US inflation — already stuck at a 40-year high of 7.5% — could spike to 10% or higher if Russia invades Ukraine, according to a new analysis.
That’s because oil prices could rise to well over $100 a barrel if Russia — a major oil producer — has its global supply lines interrupted, either by sanctions or by conflict.
Pain at the pump could ripple across the entire US economy, according to the analysis, sending prices sharply higher on everything from gas to groceries.
The study, which was done by consulting firm RSM and reported by CNN, found that a crisis in Eastern Europe would trigger the fastest rate of US inflation since October 1981.
Oil prices alone could rise to $110 or beyond from their current level of just above $90. “We’re talking about a real short-term shock,” Joe Brusuelas, chief economist at RMS, told CNN. “Heating the home and putting gasoline in the car will become more expensive in the immediate aftermath of a Russian invasion,” he said of a possible incursion.
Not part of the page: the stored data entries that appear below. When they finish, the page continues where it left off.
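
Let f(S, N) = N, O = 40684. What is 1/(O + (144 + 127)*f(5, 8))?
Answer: 1/42852 ≈ 2.3336e-5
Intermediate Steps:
1/(O + (144 + 127)*f(5, 8)) = 1/(40684 + (144 + 127)*8) = 1/(40684 + 271*8) = 1/(40684 + 2168) = 1/42852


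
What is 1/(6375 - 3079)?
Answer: 1/3296 ≈ 0.00030340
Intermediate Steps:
1/(6375 - 3079) = 1/3296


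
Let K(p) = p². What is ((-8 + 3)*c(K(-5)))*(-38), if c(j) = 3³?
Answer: 5130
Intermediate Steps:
c(j) = 27
((-8 + 3)*c(K(-5)))*(-38) = ((-8 + 3)*27)*(-38) = -5*27*(-38) = -135*(-38) = 5130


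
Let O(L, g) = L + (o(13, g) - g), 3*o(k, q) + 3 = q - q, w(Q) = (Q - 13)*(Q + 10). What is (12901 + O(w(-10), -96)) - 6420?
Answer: 6576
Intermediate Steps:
w(Q) = (-13 + Q)*(10 + Q)
o(k, q) = -1 (o(k, q) = -1 + (q - q)/3 = -1 + (1/3)*0 = -1 + 0 = -1)
O(L, g) = -1 + L - g (O(L, g) = L + (-1 - g) = -1 + L - g)
(12901 + O(w(-10), -96)) - 6420 = (12901 + (-1 + (-130 + (-10)**2 - 3*(-10)) - 1*(-96))) - 6420 = (12901 + (-1 + (-130 + 100 + 30) + 96)) - 6420 = (12901 + (-1 + 0 + 96)) - 6420 = (12901 + 95) - 6420 = 12996 - 6420 = 6576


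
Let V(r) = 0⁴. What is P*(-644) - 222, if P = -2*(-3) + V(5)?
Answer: -4086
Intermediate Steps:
V(r) = 0
P = 6 (P = -2*(-3) + 0 = 6 + 0 = 6)
P*(-644) - 222 = 6*(-644) - 222 = -3864 - 222 = -4086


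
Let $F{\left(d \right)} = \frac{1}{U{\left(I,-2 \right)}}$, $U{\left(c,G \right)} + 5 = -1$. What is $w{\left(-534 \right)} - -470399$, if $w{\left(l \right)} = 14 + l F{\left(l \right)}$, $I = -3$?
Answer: $470502$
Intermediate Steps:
$U{\left(c,G \right)} = -6$ ($U{\left(c,G \right)} = -5 - 1 = -6$)
$F{\left(d \right)} = - \frac{1}{6}$ ($F{\left(d \right)} = \frac{1}{-6} = - \frac{1}{6}$)
$w{\left(l \right)} = 14 - \frac{l}{6}$ ($w{\left(l \right)} = 14 + l \left(- \frac{1}{6}\right) = 14 - \frac{l}{6}$)
$w{\left(-534 \right)} - -470399 = \left(14 - -89\right) - -470399 = \left(14 + 89\right) + 470399 = 103 + 470399 = 470502$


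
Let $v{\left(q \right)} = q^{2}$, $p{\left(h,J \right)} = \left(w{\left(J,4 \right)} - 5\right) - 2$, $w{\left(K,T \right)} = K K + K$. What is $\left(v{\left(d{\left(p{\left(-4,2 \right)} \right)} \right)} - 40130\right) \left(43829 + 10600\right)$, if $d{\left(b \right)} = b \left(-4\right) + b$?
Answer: $-2183745909$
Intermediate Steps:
$w{\left(K,T \right)} = K + K^{2}$ ($w{\left(K,T \right)} = K^{2} + K = K + K^{2}$)
$p{\left(h,J \right)} = -7 + J \left(1 + J\right)$ ($p{\left(h,J \right)} = \left(J \left(1 + J\right) - 5\right) - 2 = \left(-5 + J \left(1 + J\right)\right) - 2 = -7 + J \left(1 + J\right)$)
$d{\left(b \right)} = - 3 b$ ($d{\left(b \right)} = - 4 b + b = - 3 b$)
$\left(v{\left(d{\left(p{\left(-4,2 \right)} \right)} \right)} - 40130\right) \left(43829 + 10600\right) = \left(\left(- 3 \left(-7 + 2 \left(1 + 2\right)\right)\right)^{2} - 40130\right) \left(43829 + 10600\right) = \left(\left(- 3 \left(-7 + 2 \cdot 3\right)\right)^{2} - 40130\right) 54429 = \left(\left(- 3 \left(-7 + 6\right)\right)^{2} - 40130\right) 54429 = \left(\left(\left(-3\right) \left(-1\right)\right)^{2} - 40130\right) 54429 = \left(3^{2} - 40130\right) 54429 = \left(9 - 40130\right) 54429 = \left(-40121\right) 54429 = -2183745909$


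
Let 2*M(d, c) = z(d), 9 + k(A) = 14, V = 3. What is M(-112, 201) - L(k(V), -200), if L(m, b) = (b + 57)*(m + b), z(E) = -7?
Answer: -55777/2 ≈ -27889.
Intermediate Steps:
k(A) = 5 (k(A) = -9 + 14 = 5)
M(d, c) = -7/2 (M(d, c) = (1/2)*(-7) = -7/2)
L(m, b) = (57 + b)*(b + m)
M(-112, 201) - L(k(V), -200) = -7/2 - ((-200)**2 + 57*(-200) + 57*5 - 200*5) = -7/2 - (40000 - 11400 + 285 - 1000) = -7/2 - 1*27885 = -7/2 - 27885 = -55777/2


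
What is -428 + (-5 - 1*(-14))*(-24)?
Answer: -644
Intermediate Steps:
-428 + (-5 - 1*(-14))*(-24) = -428 + (-5 + 14)*(-24) = -428 + 9*(-24) = -428 - 216 = -644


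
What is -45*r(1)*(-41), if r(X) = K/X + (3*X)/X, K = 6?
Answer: 16605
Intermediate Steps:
r(X) = 3 + 6/X (r(X) = 6/X + (3*X)/X = 6/X + 3 = 3 + 6/X)
-45*r(1)*(-41) = -45*(3 + 6/1)*(-41) = -45*(3 + 6*1)*(-41) = -45*(3 + 6)*(-41) = -405*(-41) = -45*(-369) = 16605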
Russia is the world’s second-largest exporter of both oil and natural gas.
Meanwhile, President Biden has vowed that any Russian military incursion into Ukraine would result in “swift and severe” sanctions against Moscow.
American and European officials fear that any sanctions against Russian financial institutions would result in retaliation from the Kremlin, including cutting off the supply of oil and natural gas from Russia to Europe — which could crimp supplies and send prices spiraling higher.
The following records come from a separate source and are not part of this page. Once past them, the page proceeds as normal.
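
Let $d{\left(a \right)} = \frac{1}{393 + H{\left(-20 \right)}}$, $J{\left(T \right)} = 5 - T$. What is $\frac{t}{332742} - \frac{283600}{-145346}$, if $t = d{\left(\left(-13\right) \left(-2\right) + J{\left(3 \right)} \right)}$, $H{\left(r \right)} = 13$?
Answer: $\frac{19156223206273}{9817631902596} \approx 1.9512$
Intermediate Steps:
$d{\left(a \right)} = \frac{1}{406}$ ($d{\left(a \right)} = \frac{1}{393 + 13} = \frac{1}{406}$)
$t = \frac{1}{406} \approx 0.0024631$
$\frac{t}{332742} - \frac{283600}{-145346} = \frac{1}{406 \cdot 332742} - \frac{283600}{-145346} = \frac{1}{406} \cdot \frac{1}{332742} - - \frac{141800}{72673} = \frac{1}{135093252} + \frac{141800}{72673} = \frac{19156223206273}{9817631902596}$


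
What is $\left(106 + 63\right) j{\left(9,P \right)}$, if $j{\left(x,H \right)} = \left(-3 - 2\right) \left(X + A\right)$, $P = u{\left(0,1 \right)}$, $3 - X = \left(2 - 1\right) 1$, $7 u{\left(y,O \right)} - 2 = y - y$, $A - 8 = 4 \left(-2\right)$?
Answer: $-1690$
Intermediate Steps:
$A = 0$ ($A = 8 + 4 \left(-2\right) = 8 - 8 = 0$)
$u{\left(y,O \right)} = \frac{2}{7}$ ($u{\left(y,O \right)} = \frac{2}{7} + \frac{y - y}{7} = \frac{2}{7} + \frac{1}{7} \cdot 0 = \frac{2}{7} + 0 = \frac{2}{7}$)
$X = 2$ ($X = 3 - \left(2 - 1\right) 1 = 3 - 1 \cdot 1 = 3 - 1 = 2$)
$P = \frac{2}{7} \approx 0.28571$
$j{\left(x,H \right)} = -10$ ($j{\left(x,H \right)} = \left(-3 - 2\right) \left(2 + 0\right) = \left(-3 - 2\right) 2 = \left(-5\right) 2 = -10$)
$\left(106 + 63\right) j{\left(9,P \right)} = \left(106 + 63\right) \left(-10\right) = 169 \left(-10\right) = -1690$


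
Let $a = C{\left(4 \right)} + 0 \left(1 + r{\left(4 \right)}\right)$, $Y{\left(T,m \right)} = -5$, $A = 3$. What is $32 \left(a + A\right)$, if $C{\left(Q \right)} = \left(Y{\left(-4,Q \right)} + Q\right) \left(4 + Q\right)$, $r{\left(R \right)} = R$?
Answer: $-160$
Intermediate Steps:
$C{\left(Q \right)} = \left(-5 + Q\right) \left(4 + Q\right)$
$a = -8$ ($a = \left(-20 + 4^{2} - 4\right) + 0 \left(1 + 4\right) = \left(-20 + 16 - 4\right) + 0 \cdot 5 = -8 + 0 = -8$)
$32 \left(a + A\right) = 32 \left(-8 + 3\right) = 32 \left(-5\right) = -160$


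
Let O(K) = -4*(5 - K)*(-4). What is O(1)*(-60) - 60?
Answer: -3900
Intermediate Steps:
O(K) = 80 - 16*K (O(K) = (-20 + 4*K)*(-4) = 80 - 16*K)
O(1)*(-60) - 60 = (80 - 16*1)*(-60) - 60 = (80 - 16)*(-60) - 60 = 64*(-60) - 60 = -3840 - 60 = -3900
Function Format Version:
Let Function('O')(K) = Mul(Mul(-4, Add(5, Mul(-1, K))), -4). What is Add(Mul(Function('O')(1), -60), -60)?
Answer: -3900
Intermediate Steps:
Function('O')(K) = Add(80, Mul(-16, K)) (Function('O')(K) = Mul(Add(-20, Mul(4, K)), -4) = Add(80, Mul(-16, K)))
Add(Mul(Function('O')(1), -60), -60) = Add(Mul(Add(80, Mul(-16, 1)), -60), -60) = Add(Mul(Add(80, -16), -60), -60) = Add(Mul(64, -60), -60) = Add(-3840, -60) = -3900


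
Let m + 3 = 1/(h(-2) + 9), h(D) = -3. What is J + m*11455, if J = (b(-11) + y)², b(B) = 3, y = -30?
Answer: -190361/6 ≈ -31727.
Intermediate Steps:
J = 729 (J = (3 - 30)² = (-27)² = 729)
m = -17/6 (m = -3 + 1/(-3 + 9) = -3 + 1/6 = -3 + ⅙ = -17/6 ≈ -2.8333)
J + m*11455 = 729 - 17/6*11455 = 729 - 194735/6 = -190361/6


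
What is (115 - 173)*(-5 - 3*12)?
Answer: 2378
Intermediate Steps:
(115 - 173)*(-5 - 3*12) = -58*(-5 - 36) = -58*(-41) = 2378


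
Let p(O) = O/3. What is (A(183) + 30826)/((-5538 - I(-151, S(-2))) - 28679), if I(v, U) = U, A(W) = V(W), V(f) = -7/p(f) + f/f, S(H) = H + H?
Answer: -1880440/2086993 ≈ -0.90103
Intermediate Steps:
p(O) = O/3 (p(O) = O*(⅓) = O/3)
S(H) = 2*H
V(f) = 1 - 21/f (V(f) = -7*3/f + f/f = -21/f + 1 = 1 - 21/f)
A(W) = (-21 + W)/W
(A(183) + 30826)/((-5538 - I(-151, S(-2))) - 28679) = ((-21 + 183)/183 + 30826)/((-5538 - 2*(-2)) - 28679) = ((1/183)*162 + 30826)/((-5538 - 1*(-4)) - 28679) = (54/61 + 30826)/((-5538 + 4) - 28679) = 1880440/(61*(-5534 - 28679)) = (1880440/61)/(-34213) = (1880440/61)*(-1/34213) = -1880440/2086993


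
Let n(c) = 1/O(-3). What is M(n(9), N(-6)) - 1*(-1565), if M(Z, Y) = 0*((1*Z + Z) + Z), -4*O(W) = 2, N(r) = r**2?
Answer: 1565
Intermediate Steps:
O(W) = -1/2 (O(W) = -1/4*2 = -1/2)
n(c) = -2 (n(c) = 1/(-1/2) = -2)
M(Z, Y) = 0 (M(Z, Y) = 0*((Z + Z) + Z) = 0*(2*Z + Z) = 0*(3*Z) = 0)
M(n(9), N(-6)) - 1*(-1565) = 0 - 1*(-1565) = 0 + 1565 = 1565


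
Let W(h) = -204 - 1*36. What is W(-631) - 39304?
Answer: -39544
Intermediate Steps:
W(h) = -240 (W(h) = -204 - 36 = -240)
W(-631) - 39304 = -240 - 39304 = -39544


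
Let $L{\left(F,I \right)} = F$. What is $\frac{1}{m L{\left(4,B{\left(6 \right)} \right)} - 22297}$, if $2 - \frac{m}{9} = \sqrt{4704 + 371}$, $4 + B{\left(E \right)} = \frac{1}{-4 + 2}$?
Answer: $- \frac{127}{2784991} + \frac{36 \sqrt{203}}{97474685} \approx -4.0339 \cdot 10^{-5}$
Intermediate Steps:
$B{\left(E \right)} = - \frac{9}{2}$ ($B{\left(E \right)} = -4 + \frac{1}{-4 + 2} = -4 + \frac{1}{-2} = -4 - \frac{1}{2} = - \frac{9}{2}$)
$m = 18 - 45 \sqrt{203}$ ($m = 18 - 9 \sqrt{4704 + 371} = 18 - 9 \sqrt{5075} = 18 - 9 \cdot 5 \sqrt{203} = 18 - 45 \sqrt{203} \approx -623.15$)
$\frac{1}{m L{\left(4,B{\left(6 \right)} \right)} - 22297} = \frac{1}{\left(18 - 45 \sqrt{203}\right) 4 - 22297} = \frac{1}{\left(72 - 180 \sqrt{203}\right) - 22297} = \frac{1}{-22225 - 180 \sqrt{203}}$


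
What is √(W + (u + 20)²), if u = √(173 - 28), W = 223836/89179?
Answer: √(4354288722989 + 318115761640*√145)/89179 ≈ 32.081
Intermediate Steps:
W = 223836/89179 (W = 223836*(1/89179) = 223836/89179 ≈ 2.5100)
u = √145 ≈ 12.042
√(W + (u + 20)²) = √(223836/89179 + (√145 + 20)²) = √(223836/89179 + (20 + √145)²)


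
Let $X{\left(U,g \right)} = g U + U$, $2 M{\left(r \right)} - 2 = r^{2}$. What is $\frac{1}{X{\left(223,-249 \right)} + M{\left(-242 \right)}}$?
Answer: $- \frac{1}{26021} \approx -3.8431 \cdot 10^{-5}$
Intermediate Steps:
$M{\left(r \right)} = 1 + \frac{r^{2}}{2}$
$X{\left(U,g \right)} = U + U g$ ($X{\left(U,g \right)} = U g + U = U + U g$)
$\frac{1}{X{\left(223,-249 \right)} + M{\left(-242 \right)}} = \frac{1}{223 \left(1 - 249\right) + \left(1 + \frac{\left(-242\right)^{2}}{2}\right)} = \frac{1}{223 \left(-248\right) + \left(1 + \frac{1}{2} \cdot 58564\right)} = \frac{1}{-55304 + \left(1 + 29282\right)} = \frac{1}{-55304 + 29283} = \frac{1}{-26021} = - \frac{1}{26021}$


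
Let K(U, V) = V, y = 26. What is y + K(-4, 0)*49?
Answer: 26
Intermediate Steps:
y + K(-4, 0)*49 = 26 + 0*49 = 26 + 0 = 26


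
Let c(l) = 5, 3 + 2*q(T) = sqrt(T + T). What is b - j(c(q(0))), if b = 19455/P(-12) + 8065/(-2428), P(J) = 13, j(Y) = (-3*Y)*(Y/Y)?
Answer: 47605355/31564 ≈ 1508.2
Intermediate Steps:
q(T) = -3/2 + sqrt(2)*sqrt(T)/2 (q(T) = -3/2 + sqrt(T + T)/2 = -3/2 + sqrt(2*T)/2 = -3/2 + (sqrt(2)*sqrt(T))/2 = -3/2 + sqrt(2)*sqrt(T)/2)
j(Y) = -3*Y (j(Y) = -3*Y*1 = -3*Y)
b = 47131895/31564 (b = 19455/13 + 8065/(-2428) = 19455*(1/13) + 8065*(-1/2428) = 19455/13 - 8065/2428 = 47131895/31564 ≈ 1493.2)
b - j(c(q(0))) = 47131895/31564 - (-3)*5 = 47131895/31564 - 1*(-15) = 47131895/31564 + 15 = 47605355/31564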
Last week, analysts at JPMorgan Chase predicted that a Russia-Ukraine crisis would send oil prices even higher than the RMS analysis predicted — to around $120 per barrel.
Americans are already paying sky-high prices at the pump thanks to record levels of inflation not seen in 40 years. The national average for regular gasoline hit $3.50 a gallon on Tuesday — up from around $2.50 a year ago, according to AAA.
And consumer prices have surged 7.5% from the last year — forcing the average American household to fork over an extra $276 per month, according to a study by Moody’s Analytics.
The latest spike, which outstripped the 7.2% increase predicted by economists, marked the highest annual increase for consumer prices since February 1982, the Labor Department said last week.
Increases in the cost of food, electricity and rent were among the largest contributors to the red-hot rate — though excluding food and gas, the Consumer Price Index rose by 6%.
The inflation rate in the US averaged 3.25% from 1914 until the present year. In 2020, inflation rose by just 1.2%. The previous year, inflation was at 1.8%.
But there were signs that the crisis was being averted — at least for the time being. Russian President Vladimir Putin said Tuesday that he would seek more dialogue with the US and NATO — this after his military pulled back some troops from the region.
As signs of a de-escalation emerged, crude oil retreated to just under $92 per barrel on Tuesday.